Les convives étaient au nombre de cinquante à soixante, parmi lesquels on comptait plusieurs dames. M. Léon Bourgeois, à qui avait été offerte la présidence, n’ayant pu, par suite d’un autre engagement, assister à cette réunion, c’est M. Frédéric Passy qui a présidé le banquet.

Au moment des toasts, M. Beauquier, député du Doubs, a donné lecture de la lettre suivante de M. Léon Bourgeois.


Mon cher Collègue et Ami,

Je vous ai déjà dit comment un engagement antérieur m’empêchait de me rendre ce soir au banquet dont les sociétés de la Paix m’avaient fait l’honneur de m’offrir la présidence. Je vous serai bien reconnaissant de vous faire auprès de mes collègues, et particulièrement auprès de notre maître éminent Frédéric Passy, l’interprète de mes excuses et de mes très sincères regrets.

J’aurais été très heureux de témoigner de vive voix à ceux qui seront réunis ce soir autour de vous, ma gratitude pour la marque de sympathie que leur invitation m’avait apportée. Et je n’aurais pas manqué de leur dire bien haut, que les malheureux événements qui semblent, en ce moment, faire reculer la cause du droit et de la paix, ne doivent en rien décourager leurs espérances et diminuer leurs efforts.

Ce qu’ils ont entrepris n’est rien moins qu’une révolution morale universelle ; et les révolutions de cet ordre sont semblables à celles de la nature : elles s’accomplissent par des mouvements dont la lenteur apparente étonne d’abord, où les arrêts et les réactions sont inévitables, et dont pourtant, lorsqu’un temps suffisant s’est écoulé, on mesure avec admiration la force invincible et les effets tout-puissants.

Qu’une grande nation qui semblait marcher aux premiers rangs dans l’évolution par où les rivalités du commerce et de l’industrie se substituent peu à peu aux luttes par le fer et par le feu, se soit jetée dans une guerre, où la vaillance de ses adversaires, leur patriotisme indomptable, leur foi dans le droit, balancent toutes les forces d’un puissant empire, l’obligent à l’épuisement de ses ressources et l’amènent à envisager comme probable la transformation de toute son organisation militaire et peut-être politique ; ces faits, qui sont de nature à causer une profonde tristesse aux amis de l’humanité, doivent être observés par eux dans un esprit scientifique, comme une manifestation des réalités douloureuses dont ils doivent tenir compte dans leur action, et dont il importe de calculer exactement la résistance, si l’on veut sortir des rêveries généreuses et préparer efficacement l’avènement du règne du droit entre les nations.
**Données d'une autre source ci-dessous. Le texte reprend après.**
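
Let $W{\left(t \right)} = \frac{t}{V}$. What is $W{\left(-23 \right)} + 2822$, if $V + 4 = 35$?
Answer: $\frac{87459}{31} \approx 2821.3$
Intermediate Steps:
$V = 31$ ($V = -4 + 35 = 31$)
$W{\left(t \right)} = \frac{t}{31}$
$W{\left(-23 \right)} + 2822 = \frac{1}{31} \left(-23\right) + 2822 = - \frac{23}{31} + 2822 = \frac{87459}{31}$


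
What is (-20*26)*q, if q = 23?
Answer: -11960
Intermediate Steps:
(-20*26)*q = -20*26*23 = -520*23 = -11960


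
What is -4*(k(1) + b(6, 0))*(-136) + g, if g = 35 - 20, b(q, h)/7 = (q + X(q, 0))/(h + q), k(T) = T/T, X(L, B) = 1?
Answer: 15005/3 ≈ 5001.7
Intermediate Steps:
k(T) = 1
b(q, h) = 7*(1 + q)/(h + q) (b(q, h) = 7*((q + 1)/(h + q)) = 7*((1 + q)/(h + q)) = 7*(1 + q)/(h + q))
g = 15
-4*(k(1) + b(6, 0))*(-136) + g = -4*(1 + 7*(1 + 6)/(0 + 6))*(-136) + 15 = -4*(1 + 7*7/6)*(-136) + 15 = -4*(1 + 7*(⅙)*7)*(-136) + 15 = -4*(1 + 49/6)*(-136) + 15 = -4*55/6*(-136) + 15 = -110/3*(-136) + 15 = 14960/3 + 15 = 15005/3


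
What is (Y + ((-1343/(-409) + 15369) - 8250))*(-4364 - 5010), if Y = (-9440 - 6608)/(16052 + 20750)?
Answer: -502437858392452/7526009 ≈ -6.6760e+7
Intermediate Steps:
Y = -8024/18401 (Y = -16048/36802 = -16048*1/36802 = -8024/18401 ≈ -0.43606)
(Y + ((-1343/(-409) + 15369) - 8250))*(-4364 - 5010) = (-8024/18401 + ((-1343/(-409) + 15369) - 8250))*(-4364 - 5010) = (-8024/18401 + ((-1343*(-1/409) + 15369) - 8250))*(-9374) = (-8024/18401 + ((1343/409 + 15369) - 8250))*(-9374) = (-8024/18401 + (6287264/409 - 8250))*(-9374) = (-8024/18401 + 2913014/409)*(-9374) = (53599088798/7526009)*(-9374) = -502437858392452/7526009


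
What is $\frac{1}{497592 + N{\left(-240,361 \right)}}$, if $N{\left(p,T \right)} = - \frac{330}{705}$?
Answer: $\frac{47}{23386802} \approx 2.0097 \cdot 10^{-6}$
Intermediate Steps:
$N{\left(p,T \right)} = - \frac{22}{47}$ ($N{\left(p,T \right)} = \left(-330\right) \frac{1}{705} = - \frac{22}{47}$)
$\frac{1}{497592 + N{\left(-240,361 \right)}} = \frac{1}{497592 - \frac{22}{47}} = \frac{1}{\frac{23386802}{47}} = \frac{47}{23386802}$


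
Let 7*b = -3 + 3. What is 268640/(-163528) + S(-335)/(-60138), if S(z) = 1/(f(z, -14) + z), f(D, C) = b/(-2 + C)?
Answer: -676510382959/411809087430 ≈ -1.6428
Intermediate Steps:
b = 0 (b = (-3 + 3)/7 = (1/7)*0 = 0)
f(D, C) = 0 (f(D, C) = 0/(-2 + C) = 0)
S(z) = 1/z (S(z) = 1/(0 + z) = 1/z)
268640/(-163528) + S(-335)/(-60138) = 268640/(-163528) + 1/(-335*(-60138)) = 268640*(-1/163528) - 1/335*(-1/60138) = -33580/20441 + 1/20146230 = -676510382959/411809087430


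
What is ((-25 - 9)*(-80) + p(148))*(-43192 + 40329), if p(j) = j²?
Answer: -70498512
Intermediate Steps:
((-25 - 9)*(-80) + p(148))*(-43192 + 40329) = ((-25 - 9)*(-80) + 148²)*(-43192 + 40329) = (-34*(-80) + 21904)*(-2863) = (2720 + 21904)*(-2863) = 24624*(-2863) = -70498512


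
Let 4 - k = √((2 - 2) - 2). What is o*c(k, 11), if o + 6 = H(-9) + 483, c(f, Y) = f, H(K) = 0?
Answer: 1908 - 477*I*√2 ≈ 1908.0 - 674.58*I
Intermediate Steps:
k = 4 - I*√2 (k = 4 - √((2 - 2) - 2) = 4 - √(0 - 2) = 4 - √(-2) = 4 - I*√2 ≈ 4.0 - 1.4142*I)
o = 477 (o = -6 + (0 + 483) = -6 + 483 = 477)
o*c(k, 11) = 477*(4 - I*√2) = 1908 - 477*I*√2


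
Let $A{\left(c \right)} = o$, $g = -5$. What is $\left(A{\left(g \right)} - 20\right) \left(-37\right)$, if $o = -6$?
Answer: $962$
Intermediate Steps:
$A{\left(c \right)} = -6$
$\left(A{\left(g \right)} - 20\right) \left(-37\right) = \left(-6 - 20\right) \left(-37\right) = \left(-26\right) \left(-37\right) = 962$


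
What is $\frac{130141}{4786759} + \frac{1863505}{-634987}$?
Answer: $- \frac{8837511487128}{3039529737133} \approx -2.9075$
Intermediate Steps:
$\frac{130141}{4786759} + \frac{1863505}{-634987} = 130141 \cdot \frac{1}{4786759} + 1863505 \left(- \frac{1}{634987}\right) = \frac{130141}{4786759} - \frac{1863505}{634987} = - \frac{8837511487128}{3039529737133}$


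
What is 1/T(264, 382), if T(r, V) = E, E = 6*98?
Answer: 1/588 ≈ 0.0017007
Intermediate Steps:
E = 588
T(r, V) = 588
1/T(264, 382) = 1/588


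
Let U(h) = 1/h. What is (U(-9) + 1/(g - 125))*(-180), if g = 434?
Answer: 2000/103 ≈ 19.417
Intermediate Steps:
(U(-9) + 1/(g - 125))*(-180) = (1/(-9) + 1/(434 - 125))*(-180) = (-⅑ + 1/309)*(-180) = -100/927*(-180) = 2000/103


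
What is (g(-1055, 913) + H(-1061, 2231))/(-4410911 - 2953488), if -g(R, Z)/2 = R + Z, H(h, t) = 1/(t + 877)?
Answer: -882673/22888552092 ≈ -3.8564e-5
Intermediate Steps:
H(h, t) = 1/(877 + t)
g(R, Z) = -2*R - 2*Z (g(R, Z) = -2*(R + Z) = -2*R - 2*Z)
(g(-1055, 913) + H(-1061, 2231))/(-4410911 - 2953488) = ((-2*(-1055) - 2*913) + 1/(877 + 2231))/(-4410911 - 2953488) = ((2110 - 1826) + 1/3108)/(-7364399) = (284 + 1/3108)*(-1/7364399) = (882673/3108)*(-1/7364399) = -882673/22888552092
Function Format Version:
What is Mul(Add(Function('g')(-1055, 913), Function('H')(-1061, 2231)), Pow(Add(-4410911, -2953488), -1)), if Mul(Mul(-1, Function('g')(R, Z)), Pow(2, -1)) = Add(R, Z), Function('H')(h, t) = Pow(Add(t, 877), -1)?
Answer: Rational(-882673, 22888552092) ≈ -3.8564e-5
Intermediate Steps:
Function('H')(h, t) = Pow(Add(877, t), -1)
Function('g')(R, Z) = Add(Mul(-2, R), Mul(-2, Z)) (Function('g')(R, Z) = Mul(-2, Add(R, Z)) = Add(Mul(-2, R), Mul(-2, Z)))
Mul(Add(Function('g')(-1055, 913), Function('H')(-1061, 2231)), Pow(Add(-4410911, -2953488), -1)) = Mul(Add(Add(Mul(-2, -1055), Mul(-2, 913)), Pow(Add(877, 2231), -1)), Pow(Add(-4410911, -2953488), -1)) = Mul(Add(Add(2110, -1826), Pow(3108, -1)), Pow(-7364399, -1)) = Mul(Add(284, Rational(1, 3108)), Rational(-1, 7364399)) = Mul(Rational(882673, 3108), Rational(-1, 7364399)) = Rational(-882673, 22888552092)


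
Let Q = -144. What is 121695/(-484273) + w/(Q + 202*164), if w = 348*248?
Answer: 152341569/64408309 ≈ 2.3652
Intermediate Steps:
w = 86304
121695/(-484273) + w/(Q + 202*164) = 121695/(-484273) + 86304/(-144 + 202*164) = 121695*(-1/484273) + 86304/(-144 + 33128) = -121695/484273 + 86304/32984 = -121695/484273 + 86304*(1/32984) = -121695/484273 + 348/133 = 152341569/64408309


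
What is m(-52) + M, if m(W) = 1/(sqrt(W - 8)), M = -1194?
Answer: -1194 - I*sqrt(15)/30 ≈ -1194.0 - 0.1291*I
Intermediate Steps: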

Je souhaite donc vivement, mon cher collègue, voir se poursuivre la propagande des sociétés diverses dont le souvenir de Washington réunit tous les adhérents au banquet de ce soir. Qu’elles ne cessent point de montrer à tous les yeux les bienfaits de la civilisation pacifique et les maux terribles de la guerre ; qu’elles répètent que celle-ci ne peut être légitime que si elle a pour objet la défense sacrée du foyer national et qu’elle est injuste et impie lorsqu’elle n’est faite que pour satisfaire des intérêts ou des ambitions ; qu’elles démontrent toujours plus clairement que la cause qu’elles soutiennent est conforme à l’idée du patriotisme le plus pur et le plus élevé, celle pour qui la patrie n’est pas simplement la circonscription géographique tracée par les caprices sanglants de la force, mais bien la communauté consciente fondée et maintenue par leur libre volonté entre les hommes de même sang et de même esprit ; qu’elles unissent en somme d’une manière toujours plus étroite les deux causes inséparables de la Paix et du Droit humain.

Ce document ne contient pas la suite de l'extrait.